Моя сестричка уже и не стонет. Она слушает… Я слушаю… Я забыл свои молитвы. Я слушаю молитву сестры. Ее дыхание. Дыхание сестры теперь едва различимо. Что-то словно кипит, булькает у нее в груди. Ворота медленно приоткрываются. «Она не умрет», — твержу я про себя, пока машина движется к приемному покою Скорой помощи.
Звезды, светящиеся безжизненные дырочки, усеяли небо. Ганимед, Кассиопея и Орион. Я не испытываю никаких чувств, созерцая это величественное зрелище: громадность больше не страшит меня. Я гляжу на ненужный яркий свет, загоняющий тень за купы деревьев, отблесками забирающийся в машину, где моя сестричка Хайят на руках у отца борется за жизнь.
Я гляжу на отца: он спрашивает себя, почему сердце, прижатое к его сердцу, должно вот-вот разорваться, оставить все, бросить его на волю волн, одного с сыном и женой, затерянного в квартире, слишком просторной для трех человек; но она ведь не умрет, говорит он себе, а с ним спорит хрип, он постепенно вплывает в его сознание и заставляет его все сильнее прижимать к груди тяжелое тело агонизирующей девочки.
Прилив и отлив души — это как море. Скорее бы.

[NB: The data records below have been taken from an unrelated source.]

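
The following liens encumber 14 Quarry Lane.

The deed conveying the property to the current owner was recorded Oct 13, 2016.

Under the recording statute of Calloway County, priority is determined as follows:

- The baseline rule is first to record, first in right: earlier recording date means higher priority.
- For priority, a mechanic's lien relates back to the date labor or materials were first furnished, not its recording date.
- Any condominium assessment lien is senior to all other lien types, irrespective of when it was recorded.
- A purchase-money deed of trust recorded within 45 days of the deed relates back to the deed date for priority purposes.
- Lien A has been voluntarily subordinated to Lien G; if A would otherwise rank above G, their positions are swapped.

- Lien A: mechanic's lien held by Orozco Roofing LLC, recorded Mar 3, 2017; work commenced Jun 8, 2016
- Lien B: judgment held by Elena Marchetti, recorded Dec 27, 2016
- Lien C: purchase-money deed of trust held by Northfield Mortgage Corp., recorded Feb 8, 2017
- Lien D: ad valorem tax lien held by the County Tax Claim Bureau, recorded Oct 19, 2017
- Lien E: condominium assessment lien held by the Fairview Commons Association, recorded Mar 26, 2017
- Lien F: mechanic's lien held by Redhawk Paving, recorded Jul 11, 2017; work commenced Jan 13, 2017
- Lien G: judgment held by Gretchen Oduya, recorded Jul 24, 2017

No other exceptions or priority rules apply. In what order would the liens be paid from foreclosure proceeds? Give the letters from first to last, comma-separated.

E, G, B, F, C, A, D

Effective dates: A is treated as recorded Jun 8, 2016, the work-commencement date; C was recorded 118 days after the deed — beyond 45 days — so no relation-back applies; F relates back to Jan 13, 2017 (work commenced).
As a condominium assessment lien, E is senior to every other lien.
Among the remaining liens, by effective date: A (Jun 8, 2016), B (Dec 27, 2016), F (Jan 13, 2017), C (Feb 8, 2017), G (Jul 24, 2017), D (Oct 19, 2017).
A is senior to G before the subordination, so the two trade places.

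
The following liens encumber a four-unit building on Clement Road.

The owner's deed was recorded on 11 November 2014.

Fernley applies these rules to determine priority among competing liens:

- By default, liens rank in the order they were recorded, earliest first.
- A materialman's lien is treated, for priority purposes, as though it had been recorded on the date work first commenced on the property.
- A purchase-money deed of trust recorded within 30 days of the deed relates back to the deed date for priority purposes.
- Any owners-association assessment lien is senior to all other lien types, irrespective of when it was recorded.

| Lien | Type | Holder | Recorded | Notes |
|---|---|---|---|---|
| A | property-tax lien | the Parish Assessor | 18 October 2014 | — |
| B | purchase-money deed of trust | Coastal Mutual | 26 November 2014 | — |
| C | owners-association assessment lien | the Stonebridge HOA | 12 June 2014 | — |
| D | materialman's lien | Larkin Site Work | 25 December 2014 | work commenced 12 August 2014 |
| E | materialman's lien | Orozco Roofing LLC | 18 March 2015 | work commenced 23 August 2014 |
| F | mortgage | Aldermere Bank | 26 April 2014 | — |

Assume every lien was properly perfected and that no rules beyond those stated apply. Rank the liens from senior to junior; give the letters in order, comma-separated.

C, F, D, E, A, B

Effective dates: B was recorded within the 30-day window, so its effective date is the deed date 11 November 2014; D's effective date is 12 August 2014, when work began; E relates back to 23 August 2014 (work commenced).
C is an owners-association assessment lien, so it outranks all other liens regardless of date.
Ordering the rest by effective date: F (26 April 2014), D (12 August 2014), E (23 August 2014), A (18 October 2014), B (11 November 2014).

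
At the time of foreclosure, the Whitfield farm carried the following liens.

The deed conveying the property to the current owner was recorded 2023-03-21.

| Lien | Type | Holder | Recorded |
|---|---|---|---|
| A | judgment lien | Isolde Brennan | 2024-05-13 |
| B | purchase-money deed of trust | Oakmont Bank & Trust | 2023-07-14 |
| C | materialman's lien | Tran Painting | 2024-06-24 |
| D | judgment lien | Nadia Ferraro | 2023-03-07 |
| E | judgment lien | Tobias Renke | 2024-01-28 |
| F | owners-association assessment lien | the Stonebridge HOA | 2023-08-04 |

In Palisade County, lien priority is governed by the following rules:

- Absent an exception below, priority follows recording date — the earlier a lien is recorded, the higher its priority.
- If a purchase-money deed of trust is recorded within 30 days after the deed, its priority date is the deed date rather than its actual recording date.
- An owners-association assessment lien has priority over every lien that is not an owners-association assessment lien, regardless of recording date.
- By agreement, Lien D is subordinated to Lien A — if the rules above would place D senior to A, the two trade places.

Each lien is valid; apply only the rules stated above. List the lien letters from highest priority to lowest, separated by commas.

F, A, B, E, D, C

Effective dates after the stated exceptions: B was recorded 115 days after the deed — beyond 30 days — so no relation-back applies.
F is an owners-association assessment lien and takes priority over every other lien.
The other liens, earliest effective date first: D (2023-03-07), B (2023-07-14), E (2024-01-28), A (2024-05-13), C (2024-06-24).
D is senior to A before the subordination, so the two trade places.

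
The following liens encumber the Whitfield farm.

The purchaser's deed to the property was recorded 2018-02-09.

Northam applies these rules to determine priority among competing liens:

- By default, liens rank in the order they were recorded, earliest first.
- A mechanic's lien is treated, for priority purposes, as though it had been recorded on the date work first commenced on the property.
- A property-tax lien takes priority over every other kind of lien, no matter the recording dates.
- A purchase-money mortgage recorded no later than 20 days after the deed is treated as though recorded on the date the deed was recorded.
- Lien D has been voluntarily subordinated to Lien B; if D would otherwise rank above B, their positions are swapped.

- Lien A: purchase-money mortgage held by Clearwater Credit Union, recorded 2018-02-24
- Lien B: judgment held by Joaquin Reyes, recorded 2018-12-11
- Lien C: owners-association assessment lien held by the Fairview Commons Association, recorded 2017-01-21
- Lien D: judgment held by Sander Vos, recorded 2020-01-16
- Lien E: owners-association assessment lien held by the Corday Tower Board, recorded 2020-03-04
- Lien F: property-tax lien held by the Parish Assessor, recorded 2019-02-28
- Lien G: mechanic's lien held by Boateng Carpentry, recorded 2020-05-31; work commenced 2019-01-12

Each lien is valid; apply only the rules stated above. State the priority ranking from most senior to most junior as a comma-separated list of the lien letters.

F, C, A, B, G, D, E

Adjusting effective dates: A relates back to the deed date 2018-02-09; G relates back to 2019-01-12 (work commenced).
As a property-tax lien, F is senior to every other lien.
The other liens, earliest effective date first: C (2017-01-21), A (2018-02-09), B (2018-12-11), G (2019-01-12), D (2020-01-16), E (2020-03-04).
D already ranks below B; the subordination has no effect.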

В приемном покое у стены стоит каталка. Хайят кладут на нее. Наш друг, ушедший искать врача, возвращается с русским ординатором. Человек с прилипшей ко лбу прядью светлых волос не понимает ни слова из того, что ему говорят. Он суетится, указывая то на каталку, то на девочку, то на отца. Хайят задыхается на глазах у ординатора. Отец наклоняется над ней, прижимается ртом к ее губам. Он пытается вдохнуть ей в легкие воздух. Ее лицо искажается. Она взрывается криком, раздирающим наши барабанные перепонки.
«Пламя дня высвечивает его склоненную фигуру: он читает, отметила Амель. Переливаются опаловыми бликами слезы. Его гладкие, продолговатые щеки придают резкость чертам лица, его лица, которое я не смогла бы выбросить из памяти. Я подхожу и обнимаю его. Он дрожит. Его волосы пьяны. Я беру его ладонь в свою и сжимаю ее, боясь выпустить. Он роняет страницы, испещренные знаками, непонятными, искаженными, слова скользят сквозь свет и тень и падают на пол, чтобы умереть. Утро кончается. Время останавливает ход.
Я вспоминаю свою мать. Она лежит на смертном одре. Жасмины и лилии приподнимают мое хлопчатобумажное платье, белое или голубое, уже не помню. Ее дыхание слабеет, невидящие глаза безостановочно блуждают. Я выйду за него замуж и никогда не буду одна, никогда не умру одна, на убогом ложе, как мать, чья рука цепляется за мрак. Я целую его, он закрывает глаза, как женщина. Его язык вливается в меня и воспламеняет меня. Я снова вижу Мурада под часами. Он подает нищему монетку. Он курит. Мои груди прижимаются к его груди и твердеют.